The so-called jumbo mortgage market is strong, competitive and growing, with more lenders, and more loan products now being offered, which means it’s more important to look at all options available before buying.
Most lenders-large and small, even some credit unions now will make jumbo mortgages, which is something we haven’t seen before. As recently as 2009, just a handful of big banks had dominated the market for jumbo mortgages, also called nonconforming loans, which exceed $625,500 in high-cost areas like Los Angeles. (Conforming mortgages meet specific guidelines of Fannie Mae and Freddie Mac, which purchase the loans and resell them to investors. Because lenders assume less risk, interest rates for conforming loans typically have been lower than for nonconforming.)
Some experts had predicted that higher-end real estate would suffer after Fannie and Freddie lowered the maximum amount on conforming mortgages last October from $729,750. Instead, lenders have added products and even eased qualifications for some borrowers. There is an estimated 20% jump in lenders coming into the jumbo arena. The acceleration in activity has occurred over the last 6 months, with smaller lenders jumping into the fray. Banks are flush with cash and need to lend.

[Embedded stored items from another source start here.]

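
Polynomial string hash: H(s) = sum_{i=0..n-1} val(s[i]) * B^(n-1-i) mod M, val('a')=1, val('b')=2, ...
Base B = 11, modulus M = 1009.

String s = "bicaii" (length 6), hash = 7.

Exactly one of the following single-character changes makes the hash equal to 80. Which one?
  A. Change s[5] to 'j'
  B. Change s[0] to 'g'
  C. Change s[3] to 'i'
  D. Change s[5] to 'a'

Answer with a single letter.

Answer: B

Derivation:
Option A: s[5]='i'->'j', delta=(10-9)*11^0 mod 1009 = 1, hash=7+1 mod 1009 = 8
Option B: s[0]='b'->'g', delta=(7-2)*11^5 mod 1009 = 73, hash=7+73 mod 1009 = 80 <-- target
Option C: s[3]='a'->'i', delta=(9-1)*11^2 mod 1009 = 968, hash=7+968 mod 1009 = 975
Option D: s[5]='i'->'a', delta=(1-9)*11^0 mod 1009 = 1001, hash=7+1001 mod 1009 = 1008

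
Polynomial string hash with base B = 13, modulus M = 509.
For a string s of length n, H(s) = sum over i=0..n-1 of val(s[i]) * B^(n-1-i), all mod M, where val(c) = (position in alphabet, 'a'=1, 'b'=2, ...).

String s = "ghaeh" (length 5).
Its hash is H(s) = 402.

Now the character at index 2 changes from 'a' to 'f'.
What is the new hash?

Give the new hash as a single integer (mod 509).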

Lenders made $63.8 billion in jumbo loans in the first quarter, 18 percent more than in the first quarter last year, according to the latest data available. Jumbo loans accounted for 16.6 percent of all loan origination’s in first quarter, up 9.9 percent from all of 2009.

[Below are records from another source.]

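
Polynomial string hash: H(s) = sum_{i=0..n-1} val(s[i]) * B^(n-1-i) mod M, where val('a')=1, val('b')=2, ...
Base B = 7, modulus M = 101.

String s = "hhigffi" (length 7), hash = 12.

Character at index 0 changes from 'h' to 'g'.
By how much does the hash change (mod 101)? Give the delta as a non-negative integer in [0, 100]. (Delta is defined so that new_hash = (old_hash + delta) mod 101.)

Delta formula: (val(new) - val(old)) * B^(n-1-k) mod M
  val('g') - val('h') = 7 - 8 = -1
  B^(n-1-k) = 7^6 mod 101 = 85
  Delta = -1 * 85 mod 101 = 16

Answer: 16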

Lenders see the jumbo market as profitable because it is generally populated by borrowers who tend to have a higher net worth and credit scores, and because borrowers are often required to make larger down payments, usually starting at 25-30 percent of purchase price.

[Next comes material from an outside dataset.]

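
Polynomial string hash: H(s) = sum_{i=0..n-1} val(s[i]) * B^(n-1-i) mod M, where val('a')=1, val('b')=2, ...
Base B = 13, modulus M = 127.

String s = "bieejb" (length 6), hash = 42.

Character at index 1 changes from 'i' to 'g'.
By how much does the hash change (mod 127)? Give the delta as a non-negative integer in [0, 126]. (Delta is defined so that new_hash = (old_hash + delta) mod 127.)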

As they compete for business, some lenders are seeking to carve out niches, such as foreign nationals, loosening requirements on self employed borrowers, and even offering interest only loans to borrowers who meet certain income standards. And we are now seeing asset depletion loans, in which lenders can qualify people who may have large bank balances and other assets but not enough income. Yes there is far more creativity in the jumbo space than there is in the conforming market. The old school thought pattern for underwriting is slowly coming back to “common sense”. What does this mean? Basically a bank looks at a loan and decides if they feel the borrower is credit worthy based on an overall financial view of them, not on some crazy guideline that Fannie Mae or Freddie Mac has set.
So because there are “31 flavors in the jumbo market”, it is important for borrowers to take the time to compare loan products. And most importantly borrowers should get preapproved, because some lenders tailor their requirements to the size of the loan, credit scores, and cash reserves.